A buffer solution is prepared by mixing 0.1 mol of acetic acid (\( \mathrm{p}K_a = 4.74 \)) and 0.2 mol of sodium acetate in 1 L solution. What is the pH of the buffer?

• A. 4.44
• B. 5.04
• C. 4.74
• D. 5.74

Hint:

\textbf{Tip:} For weak acid–salt buffers, use the Henderson-Hasselbalch equation and remember \( \log 2 \approx 0.30 \).

Answer 1

The Correct Option is B

To determine the pH of the buffer solution, we use the Henderson-Hasselbalch equation:

\[ \text{pH} = \text{p}K_a + \log{\left(\frac{[\text{A}^-]}{[\text{HA}]}\right)} \]

Where:
\( \text{p}K_a = 4.74 \) for acetic acid,
\([\text{A}^-]\) = concentration of acetate ion \( = 0.2 \, \text{mol/L} \),
\([\text{HA}]\) = concentration of acetic acid \( = 0.1 \, \text{mol/L} \).

Substitute these values into the equation:

\[ \text{pH} = 4.74 + \log{\left(\frac{0.2}{0.1}\right)} \]

Simplify the expression:

\[ \text{pH} = 4.74 + \log{(2)} \]

Since \( \log{(2)} \approx 0.301 \):

\[ \text{pH} = 4.74 + 0.301 = 5.04 \]

Therefore, the pH of the buffer solution is 5.04.

Answer 2

To find the pH of the buffer solution, we use the Henderson-Hasselbalch equation, which is:

\( \mathrm{pH} = \mathrm{p}K_a + \log\left(\frac{[\text{base}]}{[\text{acid}]}\right) \)

In this problem, the base is sodium acetate, and the acid is acetic acid.
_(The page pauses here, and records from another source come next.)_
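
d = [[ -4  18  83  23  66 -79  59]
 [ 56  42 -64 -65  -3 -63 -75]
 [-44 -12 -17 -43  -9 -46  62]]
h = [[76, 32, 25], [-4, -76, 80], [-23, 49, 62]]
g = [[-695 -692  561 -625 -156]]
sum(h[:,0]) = 49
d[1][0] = 56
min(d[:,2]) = -64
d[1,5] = -63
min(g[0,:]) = -695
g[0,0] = -695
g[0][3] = -625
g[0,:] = [-695, -692, 561, -625, -156]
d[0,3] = 23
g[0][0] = -695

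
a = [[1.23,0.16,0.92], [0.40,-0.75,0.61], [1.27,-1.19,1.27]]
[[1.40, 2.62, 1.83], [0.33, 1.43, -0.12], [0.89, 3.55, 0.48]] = a @ [[-0.20, 1.66, 0.58], [0.8, -0.45, 1.27], [1.65, 0.71, 0.99]]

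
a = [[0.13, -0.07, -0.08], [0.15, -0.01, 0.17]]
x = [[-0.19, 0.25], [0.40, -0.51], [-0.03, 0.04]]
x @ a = [[0.01, 0.01, 0.06], [-0.02, -0.02, -0.12], [0.0, 0.00, 0.01]]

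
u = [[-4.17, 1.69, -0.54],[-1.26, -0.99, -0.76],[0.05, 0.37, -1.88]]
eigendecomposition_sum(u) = [[(-5.16-0j), 3.89-0.00j, (0.12-0j)], [-2.60-0.00j, (1.96-0j), (0.06-0j)], [(0.91+0j), -0.69+0.00j, -0.02+0.00j]] + [[0.50-0.44j, -1.10+0.52j, (-0.33-0.98j)], [(0.67-0.56j), (-1.48+0.66j), -0.41-1.32j], [-0.43-0.46j, (0.53+1.03j), (-0.93+0.35j)]] + [[0.50+0.44j, (-1.1-0.52j), -0.33+0.98j], [0.67+0.56j, (-1.48-0.66j), (-0.41+1.32j)], [(-0.43+0.46j), (0.53-1.03j), -0.93-0.35j]]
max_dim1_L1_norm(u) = 6.4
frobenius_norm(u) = 5.23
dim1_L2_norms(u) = [4.53, 1.77, 1.92]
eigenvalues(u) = [(-3.22+0j), (-1.91+0.57j), (-1.91-0.57j)]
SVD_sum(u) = [[-4.20, 1.42, -0.83], [-0.93, 0.32, -0.19], [-0.39, 0.13, -0.08]] + [[-0.05,0.05,0.32],[0.10,-0.11,-0.71],[0.25,-0.28,-1.75]] + [[0.08, 0.22, -0.02], [-0.43, -1.19, 0.13], [0.19, 0.52, -0.06]]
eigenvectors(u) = [[-0.88+0.00j,-0.52+0.01j,(-0.52-0.01j)], [(-0.44+0j),-0.69+0.00j,(-0.69-0j)], [(0.16+0j),(0.03+0.5j),0.03-0.50j]]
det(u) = -12.78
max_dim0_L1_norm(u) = 5.48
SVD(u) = [[-0.97, -0.17, -0.16], [-0.22, 0.37, 0.90], [-0.09, 0.91, -0.4]] @ diag([4.6426849768821965, 1.953791953452397, 1.4085003400982992]) @ [[0.93,-0.32,0.18], [0.14,-0.16,-0.98], [-0.34,-0.94,0.10]]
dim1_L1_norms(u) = [6.4, 3.01, 2.3]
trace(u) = -7.04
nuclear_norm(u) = 8.00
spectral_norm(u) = 4.64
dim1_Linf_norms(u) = [4.17, 1.26, 1.88]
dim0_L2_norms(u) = [4.36, 1.99, 2.1]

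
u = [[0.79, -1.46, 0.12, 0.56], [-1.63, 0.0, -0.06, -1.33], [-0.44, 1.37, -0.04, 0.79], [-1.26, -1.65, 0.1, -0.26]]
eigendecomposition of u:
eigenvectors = [[-0.17, -0.65, -0.0, -0.33], [-0.52, 0.55, -0.06, 0.15], [0.56, 0.52, -1.00, 0.88], [-0.62, -0.01, 0.05, 0.30]]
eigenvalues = [-2.06, 1.92, 0.01, 0.62]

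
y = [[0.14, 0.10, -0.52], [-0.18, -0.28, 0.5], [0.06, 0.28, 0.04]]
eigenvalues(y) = [-0.42, -0.0, 0.32]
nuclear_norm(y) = 1.11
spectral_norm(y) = 0.81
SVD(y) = [[-0.66, -0.37, 0.65], [0.74, -0.20, 0.64], [-0.11, 0.91, 0.41]] @ diag([0.8073413609564751, 0.3043023452845386, 9.768969187171864e-05]) @ [[-0.29, -0.38, 0.88], [0.13, 0.90, 0.42], [-0.95, 0.23, -0.21]]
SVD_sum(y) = [[0.15, 0.2, -0.47], [-0.17, -0.22, 0.53], [0.03, 0.03, -0.08]] + [[-0.01, -0.1, -0.05], [-0.01, -0.06, -0.03], [0.03, 0.25, 0.12]] + [[-0.0, 0.0, -0.00], [-0.0, 0.0, -0.0], [-0.0, 0.0, -0.0]]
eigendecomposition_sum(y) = [[0.1, 0.26, -0.17], [-0.15, -0.39, 0.25], [0.08, 0.20, -0.13]] + [[-0.00, -0.00, -0.00], [0.0, 0.0, 0.00], [-0.0, -0.00, -0.0]] + [[0.04, -0.16, -0.35],[-0.03, 0.11, 0.25],[-0.02, 0.08, 0.17]]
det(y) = 0.00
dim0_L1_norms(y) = [0.38, 0.66, 1.06]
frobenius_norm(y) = 0.86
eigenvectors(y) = [[0.51, -0.95, -0.76], [-0.77, 0.23, 0.53], [0.4, -0.21, 0.37]]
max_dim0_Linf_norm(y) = 0.52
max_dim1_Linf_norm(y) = 0.52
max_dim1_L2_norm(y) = 0.6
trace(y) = -0.10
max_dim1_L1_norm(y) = 0.96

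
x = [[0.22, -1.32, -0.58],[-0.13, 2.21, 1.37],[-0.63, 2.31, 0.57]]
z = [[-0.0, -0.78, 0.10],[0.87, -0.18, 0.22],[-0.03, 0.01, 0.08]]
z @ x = [[0.04, -1.49, -1.01], [0.08, -1.04, -0.63], [-0.06, 0.25, 0.08]]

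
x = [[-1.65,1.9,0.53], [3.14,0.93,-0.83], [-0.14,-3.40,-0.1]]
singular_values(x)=[4.01, 3.68, 0.0]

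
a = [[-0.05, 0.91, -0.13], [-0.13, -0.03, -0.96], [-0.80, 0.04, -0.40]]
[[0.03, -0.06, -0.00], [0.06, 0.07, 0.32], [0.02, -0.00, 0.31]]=a @ [[-0.0, 0.04, -0.24], [0.02, -0.08, -0.06], [-0.06, -0.08, -0.30]]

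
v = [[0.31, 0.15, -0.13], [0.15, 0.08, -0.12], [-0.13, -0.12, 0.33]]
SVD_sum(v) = [[0.22, 0.13, -0.23],  [0.13, 0.08, -0.14],  [-0.23, -0.14, 0.23]] + [[0.09,0.01,0.09], [0.01,0.0,0.02], [0.09,0.02,0.1]] + [[-0.0, 0.0, 0.0], [0.0, -0.00, -0.00], [0.00, -0.0, -0.00]]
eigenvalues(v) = [0.53, 0.19, -0.0]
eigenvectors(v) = [[-0.65, -0.67, -0.36],  [-0.39, -0.11, 0.91],  [0.65, -0.73, 0.19]]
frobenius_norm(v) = 0.56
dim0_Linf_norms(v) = [0.31, 0.15, 0.33]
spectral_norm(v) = 0.53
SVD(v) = [[-0.65, 0.67, -0.36], [-0.39, 0.11, 0.91], [0.65, 0.73, 0.19]] @ diag([0.5308502812180523, 0.1928326093984667, 0.0036828906165189243]) @ [[-0.65,-0.39,0.65], [0.67,0.11,0.73], [0.36,-0.91,-0.19]]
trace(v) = 0.72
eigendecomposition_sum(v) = [[0.22, 0.13, -0.23], [0.13, 0.08, -0.14], [-0.23, -0.14, 0.23]] + [[0.09, 0.01, 0.09],[0.01, 0.0, 0.02],[0.09, 0.02, 0.1]] + [[-0.0, 0.0, 0.0], [0.0, -0.00, -0.0], [0.0, -0.00, -0.0]]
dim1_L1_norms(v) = [0.59, 0.35, 0.58]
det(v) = -0.00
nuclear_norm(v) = 0.73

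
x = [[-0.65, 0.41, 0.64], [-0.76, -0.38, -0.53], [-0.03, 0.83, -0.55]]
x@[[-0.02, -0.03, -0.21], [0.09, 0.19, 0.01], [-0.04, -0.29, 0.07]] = [[0.02, -0.09, 0.19], [0.0, 0.1, 0.12], [0.1, 0.32, -0.02]]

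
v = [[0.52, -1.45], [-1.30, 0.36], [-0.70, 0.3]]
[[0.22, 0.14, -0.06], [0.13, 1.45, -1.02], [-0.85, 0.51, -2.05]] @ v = [[-0.03, -0.29], [-1.1, 0.03], [0.33, 0.80]]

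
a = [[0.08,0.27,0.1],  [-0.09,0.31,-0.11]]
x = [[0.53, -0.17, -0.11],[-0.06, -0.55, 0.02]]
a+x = [[0.61, 0.10, -0.01], [-0.15, -0.24, -0.09]]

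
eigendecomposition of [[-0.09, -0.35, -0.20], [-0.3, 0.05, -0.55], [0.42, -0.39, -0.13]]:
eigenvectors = [[0.24+0.00j, 0.71+0.00j, (0.71-0j)], [-0.78+0.00j, 0.57-0.20j, 0.57+0.20j], [0.59+0.00j, -0.03-0.35j, -0.03+0.35j]]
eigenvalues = [(0.56+0j), (-0.36+0.2j), (-0.36-0.2j)]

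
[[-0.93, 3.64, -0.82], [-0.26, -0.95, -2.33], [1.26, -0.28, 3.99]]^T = [[-0.93, -0.26, 1.26], [3.64, -0.95, -0.28], [-0.82, -2.33, 3.99]]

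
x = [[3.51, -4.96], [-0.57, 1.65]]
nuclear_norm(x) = 6.77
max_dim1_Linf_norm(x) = 4.96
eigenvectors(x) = [[0.98, 0.87], [-0.2, 0.5]]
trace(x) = 5.16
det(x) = 2.96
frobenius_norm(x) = 6.32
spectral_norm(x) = 6.30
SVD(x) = [[-0.96, 0.27],[0.27, 0.96]] @ diag([6.304603918509461, 0.47018021089274414]) @ [[-0.56, 0.83], [0.83, 0.56]]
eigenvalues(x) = [4.5, 0.66]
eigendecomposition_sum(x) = [[3.34, -5.81], [-0.67, 1.16]] + [[0.17, 0.85],[0.10, 0.49]]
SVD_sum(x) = [[3.41, -5.03], [-0.95, 1.4]] + [[0.10, 0.07], [0.38, 0.25]]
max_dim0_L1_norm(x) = 6.61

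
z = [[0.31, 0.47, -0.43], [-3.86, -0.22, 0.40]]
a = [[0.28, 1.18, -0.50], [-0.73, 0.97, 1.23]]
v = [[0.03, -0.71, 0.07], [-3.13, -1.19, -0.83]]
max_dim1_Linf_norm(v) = 3.13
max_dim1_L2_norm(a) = 1.73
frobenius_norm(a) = 2.17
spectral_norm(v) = 3.46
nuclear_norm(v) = 4.14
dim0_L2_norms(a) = [0.78, 1.53, 1.33]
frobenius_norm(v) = 3.52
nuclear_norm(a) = 3.03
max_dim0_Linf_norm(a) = 1.23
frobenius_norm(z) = 3.95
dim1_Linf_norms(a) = [1.18, 1.23]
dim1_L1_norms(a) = [1.96, 2.93]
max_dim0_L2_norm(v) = 3.13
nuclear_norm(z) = 4.50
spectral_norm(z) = 3.91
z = v + a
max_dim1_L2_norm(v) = 3.45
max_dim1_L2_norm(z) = 3.89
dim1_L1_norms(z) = [1.21, 4.48]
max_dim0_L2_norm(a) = 1.53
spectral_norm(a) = 1.75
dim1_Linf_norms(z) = [0.47, 3.86]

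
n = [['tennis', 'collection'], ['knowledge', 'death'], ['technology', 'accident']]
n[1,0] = 'knowledge'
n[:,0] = ['tennis', 'knowledge', 'technology']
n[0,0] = 'tennis'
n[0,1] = 'collection'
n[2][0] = 'technology'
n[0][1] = 'collection'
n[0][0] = 'tennis'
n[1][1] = 'death'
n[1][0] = 'knowledge'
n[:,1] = ['collection', 'death', 'accident']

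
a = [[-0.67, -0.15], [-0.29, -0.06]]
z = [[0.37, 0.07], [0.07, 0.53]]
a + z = [[-0.3,-0.08], [-0.22,0.47]]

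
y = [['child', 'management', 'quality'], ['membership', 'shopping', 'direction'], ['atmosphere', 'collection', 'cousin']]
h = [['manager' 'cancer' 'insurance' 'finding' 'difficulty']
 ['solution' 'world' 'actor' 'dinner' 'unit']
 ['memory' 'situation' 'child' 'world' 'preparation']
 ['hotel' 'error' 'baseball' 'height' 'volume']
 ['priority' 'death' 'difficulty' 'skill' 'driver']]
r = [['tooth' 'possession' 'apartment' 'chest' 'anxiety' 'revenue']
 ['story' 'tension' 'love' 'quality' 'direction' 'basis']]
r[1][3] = 'quality'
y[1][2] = 'direction'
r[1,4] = 'direction'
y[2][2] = 'cousin'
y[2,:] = ['atmosphere', 'collection', 'cousin']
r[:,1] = ['possession', 'tension']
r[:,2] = ['apartment', 'love']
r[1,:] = ['story', 'tension', 'love', 'quality', 'direction', 'basis']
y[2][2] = 'cousin'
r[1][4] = 'direction'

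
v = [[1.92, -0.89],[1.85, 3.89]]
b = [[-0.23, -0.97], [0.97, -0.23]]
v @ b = [[-1.30, -1.66], [3.35, -2.69]]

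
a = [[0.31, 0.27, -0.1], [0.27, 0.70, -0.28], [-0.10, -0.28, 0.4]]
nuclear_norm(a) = 1.41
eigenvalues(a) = [0.99, 0.16, 0.26]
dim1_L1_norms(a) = [0.68, 1.25, 0.78]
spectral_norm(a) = 0.99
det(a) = 0.04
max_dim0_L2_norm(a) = 0.8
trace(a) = 1.41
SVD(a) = [[-0.39,0.5,-0.77], [-0.80,0.22,0.55], [0.45,0.83,0.32]] @ diag([0.9866750919697198, 0.2644368512505539, 0.15888805677972637]) @ [[-0.39, -0.80, 0.45],[0.50, 0.22, 0.83],[-0.77, 0.55, 0.32]]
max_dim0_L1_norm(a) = 1.25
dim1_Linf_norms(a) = [0.31, 0.7, 0.4]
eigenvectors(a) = [[-0.39, -0.77, 0.50], [-0.8, 0.55, 0.22], [0.45, 0.32, 0.83]]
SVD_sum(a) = [[0.15, 0.31, -0.17], [0.31, 0.64, -0.36], [-0.17, -0.36, 0.2]] + [[0.07, 0.03, 0.11], [0.03, 0.01, 0.05], [0.11, 0.05, 0.18]] + [[0.09, -0.07, -0.04], [-0.07, 0.05, 0.03], [-0.04, 0.03, 0.02]]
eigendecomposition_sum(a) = [[0.15, 0.31, -0.17], [0.31, 0.64, -0.36], [-0.17, -0.36, 0.2]] + [[0.09, -0.07, -0.04],[-0.07, 0.05, 0.03],[-0.04, 0.03, 0.02]] + [[0.07, 0.03, 0.11], [0.03, 0.01, 0.05], [0.11, 0.05, 0.18]]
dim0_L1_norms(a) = [0.68, 1.25, 0.78]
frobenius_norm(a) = 1.03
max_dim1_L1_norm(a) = 1.25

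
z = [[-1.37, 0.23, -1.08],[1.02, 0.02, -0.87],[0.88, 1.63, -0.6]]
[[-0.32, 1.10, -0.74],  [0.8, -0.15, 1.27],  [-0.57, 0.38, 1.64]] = z@[[0.44, -0.46, 0.91], [-0.74, 0.35, 0.37], [-0.42, -0.36, -0.39]]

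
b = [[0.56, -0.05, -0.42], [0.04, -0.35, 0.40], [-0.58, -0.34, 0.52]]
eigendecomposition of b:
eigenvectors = [[0.69+0.00j, 0.17+0.31j, (0.17-0.31j)], [-0.19+0.00j, (0.74+0j), (0.74-0j)], [-0.70+0.00j, (0.38+0.42j), (0.38-0.42j)]]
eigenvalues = [(1+0j), (-0.14+0.24j), (-0.14-0.24j)]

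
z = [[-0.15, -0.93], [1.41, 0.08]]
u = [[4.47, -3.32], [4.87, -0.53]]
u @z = [[-5.35, -4.42], [-1.48, -4.57]]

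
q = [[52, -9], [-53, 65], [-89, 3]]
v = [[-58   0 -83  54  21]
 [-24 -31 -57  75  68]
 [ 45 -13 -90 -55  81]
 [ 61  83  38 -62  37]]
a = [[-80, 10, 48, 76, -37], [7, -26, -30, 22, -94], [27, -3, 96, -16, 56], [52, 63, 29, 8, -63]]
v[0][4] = 21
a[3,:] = [52, 63, 29, 8, -63]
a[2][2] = 96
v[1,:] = [-24, -31, -57, 75, 68]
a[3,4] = -63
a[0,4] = -37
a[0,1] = 10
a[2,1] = -3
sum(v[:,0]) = 24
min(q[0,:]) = -9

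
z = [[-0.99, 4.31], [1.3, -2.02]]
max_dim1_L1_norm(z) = 5.3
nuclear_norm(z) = 5.70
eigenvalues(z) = [0.92, -3.93]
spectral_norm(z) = 4.98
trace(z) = -3.01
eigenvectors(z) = [[0.91, -0.83], [0.40, 0.56]]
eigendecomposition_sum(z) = [[0.56, 0.82],[0.25, 0.36]] + [[-1.55, 3.49],[1.05, -2.38]]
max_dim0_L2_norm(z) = 4.76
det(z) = -3.60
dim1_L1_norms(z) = [5.3, 3.32]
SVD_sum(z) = [[-1.31, 4.21],[0.69, -2.21]] + [[0.32, 0.1], [0.61, 0.19]]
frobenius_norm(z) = 5.03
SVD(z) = [[0.89, -0.46], [-0.46, -0.89]] @ diag([4.980276752685215, 0.723493929942199]) @ [[-0.30, 0.95], [-0.95, -0.3]]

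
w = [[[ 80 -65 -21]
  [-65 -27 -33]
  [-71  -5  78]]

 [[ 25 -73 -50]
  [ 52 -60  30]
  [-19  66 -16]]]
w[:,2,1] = [-5, 66]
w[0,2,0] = -71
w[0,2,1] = -5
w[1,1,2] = 30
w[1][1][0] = 52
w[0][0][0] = 80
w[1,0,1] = -73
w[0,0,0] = 80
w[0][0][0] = 80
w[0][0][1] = -65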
The given values are:

• Amount of acetic acid = 0.1 mol
• Amount of sodium acetate = 0.2 mol
• Volume of the solution = 1 L

Since the volume is the same for both the acid and the base, their concentration ratios can be directly used in the equation. Thus, the concentrations become:

• \([\text{base}] = 0.2 \, \text{mol/L}\)
• \([\text{acid}] = 0.1 \, \text{mol/L}\)

Substitute these values and the given \( \mathrm{p}K_a \) into the Henderson-Hasselbalch equation:

\( \mathrm{pH} = 4.74 + \log\left(\frac{0.2}{0.1}\right) \)

Calculate the logarithmic part:

\( \log\left(\frac{0.2}{0.1}\right) = \log(2) \approx 0.301 \)

Plug this value back into the equation:

\( \mathrm{pH} = 4.74 + 0.301 = 5.041 \)

Therefore, the pH of the buffer solution is approximately \( 5.04 \), which corresponds to the correct answer.